Replies are listed 'Best First'.
Re: Finding Duplicates and Deleting in a Complex Data Structure
by hdb (Monsignor) on Sep 05, 2014 at 13:21 UTC

    Instead of removing duplicate grades you should just suppress the printing of them. If you first sort your data by grades and then not print repeated grades, you should get what you want. It could look like this (based on simplified data):

    use strict; use warnings; my $data = [ { 'NAME' => 'J. Green', 'GRADE' => 'B2' }, { 'NAME' => 'P. Smith', 'GRADE' => 'B1' }, { 'NAME' => 'R. Forest', 'GRADE' => 'A5' }, { 'NAME' => 'R.Forest', 'GRADE' => 'A5' }, { 'NAME' => 'K. King', 'GRADE' => 'A5' }, ]; my $previous_grade = ''; for my $item ( sort { $a->{'GRADE'} cmp $b->{'GRADE'} } @$data ) { my( $grade, $name ) = ( $item->{'GRADE'}, $item->{'NAME'} ); print $grade eq $previous_grade ? ( ' ' x ( length( $grade )+1 ) ) + : "$grade,"; print "$name\n"; $previous_grade = $grade; }

    gives you

    A5,R. Forest R.Forest K. King B1,P. Smith B2,J. Green
      Thanks a million. By the way, how would I count the number of B2, A5s etc?
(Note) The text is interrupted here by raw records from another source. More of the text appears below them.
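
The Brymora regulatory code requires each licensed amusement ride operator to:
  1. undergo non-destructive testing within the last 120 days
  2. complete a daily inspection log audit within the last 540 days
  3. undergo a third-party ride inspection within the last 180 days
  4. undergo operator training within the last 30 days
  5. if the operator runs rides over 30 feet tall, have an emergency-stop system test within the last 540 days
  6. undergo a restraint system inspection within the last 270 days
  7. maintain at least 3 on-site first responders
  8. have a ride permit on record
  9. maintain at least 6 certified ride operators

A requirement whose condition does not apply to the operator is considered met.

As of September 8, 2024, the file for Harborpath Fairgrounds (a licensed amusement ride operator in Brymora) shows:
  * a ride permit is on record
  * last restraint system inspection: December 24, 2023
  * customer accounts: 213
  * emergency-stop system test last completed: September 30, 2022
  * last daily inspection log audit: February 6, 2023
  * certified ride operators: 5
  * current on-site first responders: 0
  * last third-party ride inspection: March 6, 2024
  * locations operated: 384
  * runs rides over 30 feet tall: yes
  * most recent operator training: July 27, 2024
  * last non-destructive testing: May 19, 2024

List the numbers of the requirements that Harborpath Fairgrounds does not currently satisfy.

2, 3, 4, 5, 7, 9

1. non-destructive testing 112 days ago vs limit 120 → met
2. daily inspection log audit 580 days ago vs limit 540 → not met
3. third-party ride inspection 186 days ago vs limit 180 → not met
4. operator training 43 days ago vs limit 30 → not met
5. condition 'runs rides over 30 feet tall' holds; emergency-stop system test 709 days ago vs limit 540 → not met
6. restraint system inspection 259 days ago vs limit 270 → met
7. on-site first responders 0 < 3 → not met
8. ride permit present → met
9. certified ride operators 5 < 6 → not met
Not met: 2, 3, 4, 5, 7, 9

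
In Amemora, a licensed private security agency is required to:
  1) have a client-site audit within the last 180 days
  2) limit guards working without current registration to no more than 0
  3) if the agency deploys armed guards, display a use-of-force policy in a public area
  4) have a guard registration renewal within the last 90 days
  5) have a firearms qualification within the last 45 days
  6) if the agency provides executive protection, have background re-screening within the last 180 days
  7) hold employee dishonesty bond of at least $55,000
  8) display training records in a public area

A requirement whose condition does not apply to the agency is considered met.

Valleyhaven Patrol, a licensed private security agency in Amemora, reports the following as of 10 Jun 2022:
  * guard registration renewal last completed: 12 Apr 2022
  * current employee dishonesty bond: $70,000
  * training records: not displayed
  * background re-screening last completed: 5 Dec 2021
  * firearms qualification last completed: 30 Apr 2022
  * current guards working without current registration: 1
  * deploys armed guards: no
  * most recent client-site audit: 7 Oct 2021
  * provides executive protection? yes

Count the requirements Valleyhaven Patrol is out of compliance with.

1. client-site audit 246 days ago vs limit 180 → not met
2. guards working without current registration 1 > 0 → not met
3. condition 'deploys armed guards' does not hold → requirement n/a → met
4. guard registration renewal 59 days ago vs limit 90 → met
5. firearms qualification 41 days ago vs limit 45 → met
6. condition 'provides executive protection' holds; background re-screening 187 days ago vs limit 180 → not met
7. employee dishonesty bond $70,000 ≥ $55,000 → met
8. training records absent → not met
Not met: 4 of 8

4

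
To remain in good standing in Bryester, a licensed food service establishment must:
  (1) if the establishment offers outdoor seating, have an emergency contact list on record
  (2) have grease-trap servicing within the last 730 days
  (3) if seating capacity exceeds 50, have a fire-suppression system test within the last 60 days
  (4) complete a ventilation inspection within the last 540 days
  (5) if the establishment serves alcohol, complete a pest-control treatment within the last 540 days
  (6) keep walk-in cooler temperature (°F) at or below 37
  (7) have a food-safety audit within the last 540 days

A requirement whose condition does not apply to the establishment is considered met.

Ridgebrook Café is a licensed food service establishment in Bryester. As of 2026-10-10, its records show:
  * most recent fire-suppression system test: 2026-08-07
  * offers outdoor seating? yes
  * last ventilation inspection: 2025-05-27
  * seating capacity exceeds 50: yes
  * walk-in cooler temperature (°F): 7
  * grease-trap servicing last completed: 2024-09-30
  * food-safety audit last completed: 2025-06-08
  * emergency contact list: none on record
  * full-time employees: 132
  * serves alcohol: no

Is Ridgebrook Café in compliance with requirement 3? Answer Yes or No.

3. condition 'seating capacity exceeds 50' holds; fire-suppression system test 64 days ago vs limit 60 → not met

No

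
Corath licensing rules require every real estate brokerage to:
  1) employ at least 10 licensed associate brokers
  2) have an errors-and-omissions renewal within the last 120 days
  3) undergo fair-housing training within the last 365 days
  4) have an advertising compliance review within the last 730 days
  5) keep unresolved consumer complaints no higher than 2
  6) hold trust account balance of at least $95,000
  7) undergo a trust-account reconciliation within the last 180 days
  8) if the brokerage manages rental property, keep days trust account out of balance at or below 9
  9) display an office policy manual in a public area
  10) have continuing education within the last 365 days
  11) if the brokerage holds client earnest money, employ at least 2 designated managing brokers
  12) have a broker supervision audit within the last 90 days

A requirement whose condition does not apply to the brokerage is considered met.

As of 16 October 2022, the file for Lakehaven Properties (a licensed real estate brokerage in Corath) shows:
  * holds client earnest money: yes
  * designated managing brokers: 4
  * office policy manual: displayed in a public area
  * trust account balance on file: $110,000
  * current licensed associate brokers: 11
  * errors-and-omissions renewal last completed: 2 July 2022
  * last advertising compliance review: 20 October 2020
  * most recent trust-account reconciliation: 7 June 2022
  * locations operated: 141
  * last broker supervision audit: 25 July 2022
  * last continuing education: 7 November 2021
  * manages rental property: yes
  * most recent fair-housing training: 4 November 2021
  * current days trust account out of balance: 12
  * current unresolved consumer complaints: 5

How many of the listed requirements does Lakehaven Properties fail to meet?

1. licensed associate brokers 11 ≥ 10 → met
2. errors-and-omissions renewal 106 days ago vs limit 120 → met
3. fair-housing training 346 days ago vs limit 365 → met
4. advertising compliance review 726 days ago vs limit 730 → met
5. unresolved consumer complaints 5 > 2 → not met
6. trust account balance $110,000 ≥ $95,000 → met
7. trust-account reconciliation 131 days ago vs limit 180 → met
8. condition 'manages rental property' holds; days trust account out of balance 12 > 9 → not met
9. office policy manual present → met
10. continuing education 343 days ago vs limit 365 → met
11. condition 'holds client earnest money' holds; designated managing brokers 4 ≥ 2 → met
12. broker supervision audit 83 days ago vs limit 90 → met
Not met: 2 of 12

2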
        You could use a hash and count within the loop:

        my $previous_grade = ''; my %grade_count; for my $item ( sort { $a->{'GRADE'} cmp $b->{'GRADE'} } @$data ) { my( $grade, $name ) = ( $item->{'GRADE'}, $item->{'NAME'} ); print $grade eq $previous_grade ? ( ' ' x ( length( $grade )+1 ) ) + : "$grade,"; print "$name\n"; $previous_grade = $grade; $grade_count{$grade}++; }